A dry laugh escapes my lips. “Everything’s scary.”

“Not to you,” Gabe says. “God, I wish I had some of your confidence right now. How can I feel so passionate about something but so terrified at the same time?”

“You seem to think I can’t be confident and scared. We’re humans; we’re capable of all sorts of emotions at one time.” The words aren’t coming out right, but I let them go anyway. “They’re not opposites, is what I’m saying. Being scared is normal. I don’t know how many times I can tell you that.”

An awkward silence settles across us, and I avoid eye contact, pretending to find something really captivating on the bottom of my shoes. He doesn’t speak up; of course he doesn’t speak up.

He’s so trapped inside his mind, and I just need him to, for once, let it out.

But he won’t, so I continue. “I don’t know what you want me to say. I can’t hype you up anymore. If I keep doing this, then you’re just going to flop when you’re on your own.”

“That’s harsh,” he says, and I’m immediately hit with a pang of regret.

“I’m sorry.” I take a long, cleansing breath. “That was unfair. I think I’m scared too. And I don’t know what to do about it.”

His eyes flicker just past me, and I know that Heath and Reese must be approaching. I build walls up around me again and feel confidence, or something like it, flood into my body. My shoulders pull back; my lips perk up into a smirk. I’ve got this. I’ve always got this.

Something about this summer is throwing me off, I guess. But I know I’ll feel way better once I’m there, suited up and strutting into the Capitol.

“What are we talking about?” Heath says, placing his large palm on my shoulder and giving it a light squeeze.





CHAPTER FOURTEEN

REESE

The vibe’s off when we show up, so I’m guessing we just interrupted some sort of lovers’ quarrel. As Heath smooths things over with his natural charm (or blissful unawareness?) I set the box of bracelets down in the middle of our spots.

“Actually,” Sal says, looking to the box, “I was, um, telling Gabe how Reesey has some gifts for us.”

Heat rushes to my cheeks. The thing is, they’re just bracelets. Nothing fancy, nothing special. I’ve known these boys long enough to know when I’ve given them a present they don’t like, and I get the distinct feeling I’d be crushed if one of them wasn’t impressed by the bracelet, or the charm.

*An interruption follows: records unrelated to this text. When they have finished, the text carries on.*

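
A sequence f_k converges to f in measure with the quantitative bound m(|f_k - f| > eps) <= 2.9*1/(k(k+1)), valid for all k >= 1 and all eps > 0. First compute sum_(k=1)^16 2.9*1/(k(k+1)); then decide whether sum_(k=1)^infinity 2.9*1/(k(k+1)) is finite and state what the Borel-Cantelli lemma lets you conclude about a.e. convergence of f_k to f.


Step 1: List the terms 2.9*1/(k(k+1)) for k = 1 to 16:
  k=1: 1.45
  k=2: 0.483333
  k=3: 0.241667
  k=4: 0.145
  k=5: 0.096667
  k=6: 0.069048
  k=7: 0.051786
  k=8: 0.040278
  k=9: 0.032222
  k=10: 0.026364
  k=11: 0.02197
  k=12: 0.01859
  k=13: 0.015934
  k=14: 0.01381
  k=15: 0.012083
  k=16: 0.010662
Step 2: Partial sum = 1.45 + 0.483333 + 0.241667 + 0.145 + 0.096667 + 0.069048 + 0.051786 + 0.040278 + 0.032222 + 0.026364 + 0.02197 + 0.01859 + 0.015934 + 0.01381 + 0.012083 + 0.010662
     = 2.729412
Step 3: The full series sum_(k>=1) 2.9*1/(k(k+1)) converges (telescoping series sum 1/(k(k+1)) = 1; a constant multiple of a convergent series converges).
Step 4: Fix eps > 0. Since sum_k m(|f_k - f| > eps) < infinity, the Borel-Cantelli lemma gives
        m(limsup_k {|f_k - f| > eps}) = 0, i.e. for a.e. x, |f_k(x) - f(x)| <= eps for all large k.
        Applying this with eps = 1/j for j = 1, 2, ... and intersecting the countably many full-measure sets,
        for a.e. x we get limsup_k |f_k(x) - f(x)| <= 1/j for every j, hence f_k -> f almost everywhere.
Conclusion: series converges; Borel-Cantelli yields f_k -> f a.e.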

One specific person, that is.

I realize people are expecting me to say something or, at the very least, open the box. I do, slowly, and I see the four copper bracelets rattling around. Heath’s charm looks back at me, and the true nature of the hesitation hits me:

I’ve put so many of my unsaid feelings into this, and now I’m just going to hand it to him. In that way, it feels like I’m showing him how I feel.

“Ooh! What are they?” Heath asks.

“I made something for us. Ever since we started bingeing RuPaul’s Drag Race and Project Runway, I’ve always wanted to try designing some clothing or jewelry, so I came up with the idea to do these twisted copper bracelets.”